Optimal biodiesel-additive synthesis under infrared excitation using pork bone supported-Sb catalyst: Engine performance and emission analyses

Abstract

Glycerol (G) acetic acid (AA) esterification was conducted in an infrared irradiation (IRI) aided batch reactor for maximization of diacetin and triacetin yield (DT) using pork bone derived hydroxyapatite supported antimony (Sb) oxide catalyst. The catalyst possessed appreciable 40m2/g specific surface area; 4.5nm modal pore diameter and 0.0485cc/g pore volume with prominent Sb2O5 crystalline phase. Under derived optimal condition, 40% Sb precursor loading, 100°C reaction temperature and 6:1 AA:G mole ratio resulted maximum DT yield (88±1%).
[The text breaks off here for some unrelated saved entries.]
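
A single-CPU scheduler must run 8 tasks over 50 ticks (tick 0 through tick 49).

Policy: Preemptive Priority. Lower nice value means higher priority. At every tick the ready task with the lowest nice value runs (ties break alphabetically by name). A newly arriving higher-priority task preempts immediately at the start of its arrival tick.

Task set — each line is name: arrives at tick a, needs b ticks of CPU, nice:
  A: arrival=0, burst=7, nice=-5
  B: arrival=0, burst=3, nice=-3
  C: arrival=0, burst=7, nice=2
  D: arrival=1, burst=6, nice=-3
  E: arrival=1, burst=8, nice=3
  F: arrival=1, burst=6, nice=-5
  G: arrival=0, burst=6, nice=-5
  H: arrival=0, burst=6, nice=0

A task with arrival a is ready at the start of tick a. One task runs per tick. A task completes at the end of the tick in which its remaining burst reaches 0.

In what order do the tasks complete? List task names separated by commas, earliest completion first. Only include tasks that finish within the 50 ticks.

completion order = A, F, G, B, D, H, C, E

t=0: ready={A,B,C,G,H} → run A
t=1: ready={A,B,C,D,E,F,G,H} → run A
t=2: ready={A,B,C,D,E,F,G,H} → run A
t=3: ready={A,B,C,D,E,F,G,H} → run A
t=4: ready={A,B,C,D,E,F,G,H} → run A
t=5: ready={A,B,C,D,E,F,G,H} → run A
t=6: ready={A,B,C,D,E,F,G,H} → run A
t=7: ready={B,C,D,E,F,G,H} → run F
t=8: ready={B,C,D,E,F,G,H} → run F
t=9: ready={B,C,D,E,F,G,H} → run F
t=10: ready={B,C,D,E,F,G,H} → run F
t=11: ready={B,C,D,E,F,G,H} → run F
t=12: ready={B,C,D,E,F,G,H} → run F
t=13: ready={B,C,D,E,G,H} → run G
t=14: ready={B,C,D,E,G,H} → run G
t=15: ready={B,C,D,E,G,H} → run G
t=16: ready={B,C,D,E,G,H} → run G
t=17: ready={B,C,D,E,G,H} → run G
t=18: ready={B,C,D,E,G,H} → run G
t=19: ready={B,C,D,E,H} → run B
t=20: ready={B,C,D,E,H} → run B
t=21: ready={B,C,D,E,H} → run B
t=22: ready={C,D,E,H} → run D
t=23: ready={C,D,E,H} → run D
t=24: ready={C,D,E,H} → run D
t=25: ready={C,D,E,H} → run D
t=26: ready={C,D,E,H} → run D
t=27: ready={C,D,E,H} → run D
t=28: ready={C,E,H} → run H
t=29: ready={C,E,H} → run H
t=30: ready={C,E,H} → run H
t=31: ready={C,E,H} → run H
t=32: ready={C,E,H} → run H
t=33: ready={C,E,H} → run H
t=34: ready={C,E} → run C
t=35: ready={C,E} → run C
t=36: ready={C,E} → run C
t=37: ready={C,E} → run C
t=38: ready={C,E} → run C
t=39: ready={C,E} → run C
t=40: ready={C,E} → run C
t=41: ready={E} → run E
t=42: ready={E} → run E
t=43: ready={E} → run E
t=44: ready={E} → run E
t=45: ready={E} → run E
t=46: ready={E} → run E
t=47: ready={E} → run E
t=48: ready={E} → run E
t=49: (idle)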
Notably, to achieve maximum DT yield (88±1%), conventionally heated batch reactor consumed 6 times more energy (reaction time 6h at 300J/s energy input rate) in comparison with IRI reactor (reaction time 2h at 150J/s energy input rate), indicating remarkable energy-efficiency of IRI. Additionally, synthesized product as additive to palm biodiesel evinced emission reduction by 50% and 20% for CO and HC respectively with 2 degrees depression in pour point.